Übrigens ist das Album neben Robert Burås auch dem ebenfalls verstorbenen Vater des Sängers gewidmet. "Ein Unglück..." das kennen wohl viele aus eigener leidvoller Erfahrung.
Das sehr morbide Video zu „Look Away Lucifer“ vermittelt die Grundstimmung der Platte ganz hervorragend. Darüber hinaus zeigt der Song stellvertretend, wie stilsicher und kraftvoll MADRUGADA minimalistische, häufig zunächst rein akustische Ideen einerseits und zeitweise üppigen Klang andererseits miteinander verbinden, mal mit und mal ohne Gastmusiker (Orgel, Slide Guitar, Streicher und so weiter).
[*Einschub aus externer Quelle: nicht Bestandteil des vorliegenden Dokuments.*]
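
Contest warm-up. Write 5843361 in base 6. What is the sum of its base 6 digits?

26

5843361 in base 6 is 325124333.
Digit sum: 3+2+5+1+2+4+3+3+3 = 26.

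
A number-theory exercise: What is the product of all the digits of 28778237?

2×8×7×7×8×2×3×7 = 263424

263424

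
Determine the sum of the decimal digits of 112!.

765

112! = 197450685722107402353682037275992488341277868034975337796656295094902858969771811440894224355027779366597957338237853638272334919686385621811850780464277094400000000000000000000000000
Sum of its 183 digits: 765.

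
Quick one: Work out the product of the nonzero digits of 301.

3

3×1 = 3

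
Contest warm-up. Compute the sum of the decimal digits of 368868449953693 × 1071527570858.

119

368868449953693 × 1071527570858 = 395252714145036402876278594
Sum of its 27 digits: 119.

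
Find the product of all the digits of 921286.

9×2×1×2×8×6 = 1728

1728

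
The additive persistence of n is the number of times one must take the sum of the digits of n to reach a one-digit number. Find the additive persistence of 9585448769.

3

9585448769 → 65 → 11 → 2 (3 steps)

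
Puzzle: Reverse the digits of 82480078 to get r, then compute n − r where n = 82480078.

Reverse of 82480078 is 87008428.
82480078 − 87008428 = -4528350

-4528350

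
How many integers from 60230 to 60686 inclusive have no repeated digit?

162

The integers in [60230, 60686] that have no repeated digit: 60231, 60234, 60235, 60237, 60238, 60239, …, 60597, 60598.
162 qualify.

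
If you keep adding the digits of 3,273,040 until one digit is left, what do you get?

1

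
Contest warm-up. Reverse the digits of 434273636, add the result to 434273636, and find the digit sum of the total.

Reversal of 434273636 is 636372434; 434273636 + 636372434 = 1070646070.
Digit sum of 1070646070: 1+0+7+0+6+4+6+0+7+0 = 31.

31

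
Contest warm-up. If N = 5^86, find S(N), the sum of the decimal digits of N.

268

5^86 = 1292469707114105741986576081359316958696581423282623291015625
Sum of its 61 digits: 268.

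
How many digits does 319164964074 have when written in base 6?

15

319164964074 in base 6 is 402342232502230, which has 15 digits.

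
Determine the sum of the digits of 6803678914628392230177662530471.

136

6+8+0+3+6+7+8+9+1+4+6+2+8+3+9+2+2+3+0+1+7+7+6+6+2+5+3+0+4+7+1 = 136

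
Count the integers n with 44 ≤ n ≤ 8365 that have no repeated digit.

4434

The integers in [44, 8365] that have no repeated digit: 45, 46, 47, 48, 49, 50, …, 8364, 8365.
4434 qualify.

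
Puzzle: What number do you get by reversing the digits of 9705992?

Reversing 9705992 gives 2995079.

2995079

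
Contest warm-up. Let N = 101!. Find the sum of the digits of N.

101! = 9425947759838359420851623124482936749562312794702543768327889353416977599316221476503087861591808346911623490003549599583369706302603264000000000000000000000000
Sum of its 160 digits: 639.

639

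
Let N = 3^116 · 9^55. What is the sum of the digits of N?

3^116 · 9^55 = 675155121849745212129793196759870681725592001960937203444022441244641816765582369161757600591162976283304329
Sum of its 108 digits: 468.

468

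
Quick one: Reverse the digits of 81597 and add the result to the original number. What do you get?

Reverse of 81597 is 79518.
81597 + 79518 = 161115

161115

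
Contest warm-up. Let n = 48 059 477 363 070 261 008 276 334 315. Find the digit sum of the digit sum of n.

First digit sum: 114.
1+1+4 = 6.

6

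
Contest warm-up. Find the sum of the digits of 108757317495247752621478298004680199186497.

203

1+0+8+7+5+7+3+1+7+4+9+5+2+4+7+7+5+2+6+2+1+4+7+8+2+9+8+0+0+4+6+8+0+1+9+9+1+8+6+4+9+7 = 203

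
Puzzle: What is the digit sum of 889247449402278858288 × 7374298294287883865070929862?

234

889247449402278858288 × 7374298294287883865070929862 = 6557575949327076297123860337073692345023885396256
Sum of its 49 digits: 234.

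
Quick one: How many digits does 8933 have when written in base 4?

8933 in base 4 is 2023211, which has 7 digits.

7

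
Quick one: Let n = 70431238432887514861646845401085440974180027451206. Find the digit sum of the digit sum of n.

2

First digit sum: 200.
2+0+0 = 2.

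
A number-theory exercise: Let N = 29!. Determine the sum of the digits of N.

126

29! = 8841761993739701954543616000000
Sum of its 31 digits: 126.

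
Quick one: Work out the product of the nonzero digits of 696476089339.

317447424

6×9×6×4×7×6×8×9×3×3×9 = 317447424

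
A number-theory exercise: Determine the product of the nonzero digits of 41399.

972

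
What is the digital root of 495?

4+9+5 = 18
1+8 = 9

9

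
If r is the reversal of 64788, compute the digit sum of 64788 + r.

21

Reversal of 64788 is 88746; 64788 + 88746 = 153534.
Digit sum of 153534: 1+5+3+5+3+4 = 21.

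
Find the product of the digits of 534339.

5×3×4×3×3×9 = 4860

4860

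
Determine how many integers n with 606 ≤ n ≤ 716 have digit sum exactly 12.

The integers in [606, 716] that have digit sum exactly 12: 606, 615, 624, 633, 642, 651, 660, 705, 714.
9 qualify.

9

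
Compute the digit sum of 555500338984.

55

5+5+5+5+0+0+3+3+8+9+8+4 = 55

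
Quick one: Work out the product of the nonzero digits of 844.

128

8×4×4 = 128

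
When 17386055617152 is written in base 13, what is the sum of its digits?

17386055617152 in base 13 is 991662187371.
Digit sum: 9+9+1+6+6+2+1+8+7+3+7+1 = 60.

60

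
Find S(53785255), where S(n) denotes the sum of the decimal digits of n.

40

5+3+7+8+5+2+5+5 = 40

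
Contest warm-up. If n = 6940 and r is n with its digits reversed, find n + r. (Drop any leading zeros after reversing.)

7436

Reverse of 6940 is 496.
6940 + 496 = 7436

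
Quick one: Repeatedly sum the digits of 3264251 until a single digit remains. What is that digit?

3+2+6+4+2+5+1 = 23
2+3 = 5

5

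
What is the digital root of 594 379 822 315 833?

9

5+9+4+3+7+9+8+2+2+3+1+5+8+3+3 = 72
7+2 = 9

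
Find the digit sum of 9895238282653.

70

9+8+9+5+2+3+8+2+8+2+6+5+3 = 70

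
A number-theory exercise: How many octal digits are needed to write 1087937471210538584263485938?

1087937471210538584263485938 in base 8 is 701753560766412347660611364762, which has 30 digits.

30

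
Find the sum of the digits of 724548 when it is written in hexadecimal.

724548 in base 16 is B0E44.
Digit sum: 11+0+14+4+4 = 33.

33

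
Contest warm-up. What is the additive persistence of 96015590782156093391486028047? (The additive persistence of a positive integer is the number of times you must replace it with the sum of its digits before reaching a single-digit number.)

3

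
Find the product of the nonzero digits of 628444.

6×2×8×4×4×4 = 6144

6144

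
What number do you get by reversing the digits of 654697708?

Reversing 654697708 gives 807796456.

807796456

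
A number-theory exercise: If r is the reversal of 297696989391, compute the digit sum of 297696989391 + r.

Reversal of 297696989391 is 193989696792; 297696989391 + 193989696792 = 491686686183.
Digit sum of 491686686183: 4+9+1+6+8+6+6+8+6+1+8+3 = 66.

66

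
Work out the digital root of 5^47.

2

The digital root of n equals n mod 9 (or 9 when 9 | n), so we need 5^47 mod 9.
5^47 ≡ 2 (mod 9), so the digital root is 2.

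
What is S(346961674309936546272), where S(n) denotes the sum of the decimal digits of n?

102

3+4+6+9+6+1+6+7+4+3+0+9+9+3+6+5+4+6+2+7+2 = 102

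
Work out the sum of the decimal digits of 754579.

7+5+4+5+7+9 = 37

37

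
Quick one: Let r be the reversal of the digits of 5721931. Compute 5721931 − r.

4330656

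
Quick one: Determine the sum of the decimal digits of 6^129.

450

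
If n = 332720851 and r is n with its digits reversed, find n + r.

490748084

Reverse of 332720851 is 158027233.
332720851 + 158027233 = 490748084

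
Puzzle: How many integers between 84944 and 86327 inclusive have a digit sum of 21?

69

The integers in [84944, 86327] that have a digit sum of 21: 85008, 85017, 85026, 85035, 85044, 85053, …, 86313, 86322.
69 qualify.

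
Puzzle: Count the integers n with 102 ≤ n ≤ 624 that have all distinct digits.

380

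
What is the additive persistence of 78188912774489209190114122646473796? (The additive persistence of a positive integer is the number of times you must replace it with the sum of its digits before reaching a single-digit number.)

78188912774489209190114122646473796 → 167 → 14 → 5 (3 steps)

3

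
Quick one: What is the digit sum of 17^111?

17^111 = 38004084319542288500015178816775869169621760833522504808496577842843836736782490374240598346739949911018604604215472684951499401238171633
Sum of its 137 digits: 620.

620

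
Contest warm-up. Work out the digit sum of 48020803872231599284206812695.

4+8+0+2+0+8+0+3+8+7+2+2+3+1+5+9+9+2+8+4+2+0+6+8+1+2+6+9+5 = 124

124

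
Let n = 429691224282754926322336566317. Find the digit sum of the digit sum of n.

First digit sum: 131.
1+3+1 = 5.

5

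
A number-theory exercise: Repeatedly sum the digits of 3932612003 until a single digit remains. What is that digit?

3+9+3+2+6+1+2+0+0+3 = 29
2+9 = 11
1+1 = 2

2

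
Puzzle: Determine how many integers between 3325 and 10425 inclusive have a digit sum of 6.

The integers in [3325, 10425] that have a digit sum of 6: 4002, 4011, 4020, 4101, 4110, 4200, …, 10401, 10410.
30 qualify.

30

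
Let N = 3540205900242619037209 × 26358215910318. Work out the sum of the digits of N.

162

3540205900242619037209 × 26358215910318 = 93313511485576659442908298649022462
Sum of its 35 digits: 162.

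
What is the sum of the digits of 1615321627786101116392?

79

1+6+1+5+3+2+1+6+2+7+7+8+6+1+0+1+1+1+6+3+9+2 = 79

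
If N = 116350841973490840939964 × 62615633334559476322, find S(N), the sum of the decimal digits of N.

116350841973490840939964 × 62615633334559476322 = 7285381659179374985433033608349754081532408
Sum of its 43 digits: 200.

200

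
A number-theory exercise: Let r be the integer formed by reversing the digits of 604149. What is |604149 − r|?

337257

Reverse of 604149 is 941406.
|604149 − 941406| = 337257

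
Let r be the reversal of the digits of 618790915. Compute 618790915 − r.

Reverse of 618790915 is 519097816.
618790915 − 519097816 = 99693099

99693099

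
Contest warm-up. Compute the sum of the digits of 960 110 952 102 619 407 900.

72

9+6+0+1+1+0+9+5+2+1+0+2+6+1+9+4+0+7+9+0+0 = 72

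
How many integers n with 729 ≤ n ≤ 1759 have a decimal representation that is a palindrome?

34

The integers in [729, 1759] that have a decimal representation that is a palindrome: 737, 747, 757, 767, 777, 787, …, 1551, 1661.
34 qualify.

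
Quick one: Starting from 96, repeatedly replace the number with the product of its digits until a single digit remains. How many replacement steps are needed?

3

96 → 54 → 20 → 0 (3 steps)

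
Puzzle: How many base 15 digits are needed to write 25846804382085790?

25846804382085790 in base 15 is D4324A6CC3BD7A, which has 14 digits.

14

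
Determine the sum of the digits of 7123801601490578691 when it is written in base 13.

7123801601490578691 in base 13 is A92378C16C187608B.
Digit sum: 10+9+2+3+7+8+12+1+6+12+1+8+7+6+0+8+11 = 111.

111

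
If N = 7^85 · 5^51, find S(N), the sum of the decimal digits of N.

7^85 · 5^51 = 302554503913124199548492670650220775639431751878998296377723678810568589181428933443385176360607147216796875
Sum of its 108 digits: 515.

515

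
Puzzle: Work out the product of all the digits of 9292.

9×2×9×2 = 324

324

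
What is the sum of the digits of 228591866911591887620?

104

2+2+8+5+9+1+8+6+6+9+1+1+5+9+1+8+8+7+6+2+0 = 104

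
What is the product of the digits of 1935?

1×9×3×5 = 135

135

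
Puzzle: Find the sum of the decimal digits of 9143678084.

50

9+1+4+3+6+7+8+0+8+4 = 50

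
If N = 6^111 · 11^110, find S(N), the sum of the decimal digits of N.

927

6^111 · 11^110 = 847196513801727646272987580102495620533772249506193129210639260714136131552016390314995489384758135545297959069491503899822691740757002711127798459859714922073139676307690692815705674209047749282758656
Sum of its 201 digits: 927.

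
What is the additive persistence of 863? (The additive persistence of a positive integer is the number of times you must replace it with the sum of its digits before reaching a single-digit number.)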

Nur Erland Dahlen, seit drei Jahren der Tour-Drummer und auch auf dem letzten Studioalbum zu hören, ist immer mit dabei.
Als Beispiel für den aufgemotzten Sound mancher Stücke sei hier vor allem „Whats’s On Your Mind?“ genannt, das mit Cembalo und Streicherkomposition aufwartet.
„The Hour Of The Wolf“ hingegen prescht straight voran und dürfte vor allem auch live für Tempo sorgen. Damit steht es jedoch auf dieser Platte allein, denn alle anderen Stücke sind im langsamen bis mittelschnellen Bereich angesiedelt.
Insgesamt klingt „Madrugada“ etwas weniger bluesig, immer noch erdverbunden, aber auch erhaben und surreal, was durch die im Nachhinein überraschend / erschreckend prophetischen Texte noch verstärkt wird. Mir fehlen allerdings trotz fairer 48 Minuten Spielzeit ein oder zwei weitere schnelle Songs.
Man könnte sagen: Ein Album für TINDERSTICKS-Fans, die sich etwas weniger Schnulzenhaftigkeit und mehr Rock wünschen, ohne auch nur auf eine Winzigkeit Atmosphäre verzichten zu wollen. Oder anders gesagt: NICK CAVE dürfte ein Fan dieses Albums sein, spätestens wenn er sich ein Whisky-Tequilla-Benzin-Gemisch intravenös verabreicht.
Vor allem aber ist „Madrugada“ ein gewohnt starkes MADRUGADA-Meisterwerk, das erneut durch Stil statt durch Lautstärke besticht und insgesamt eins der nachhaltig besten Alben des Jahres ist.
Und die Zukunft? Die bringt wohl zunächst die Veröffentlichung von bisher zurückgehaltenen Songs und – da bin ich ganz sicher – irgendwann auch neues Material, so schwer das angesichts des gewaltigen Verlustes sein mag.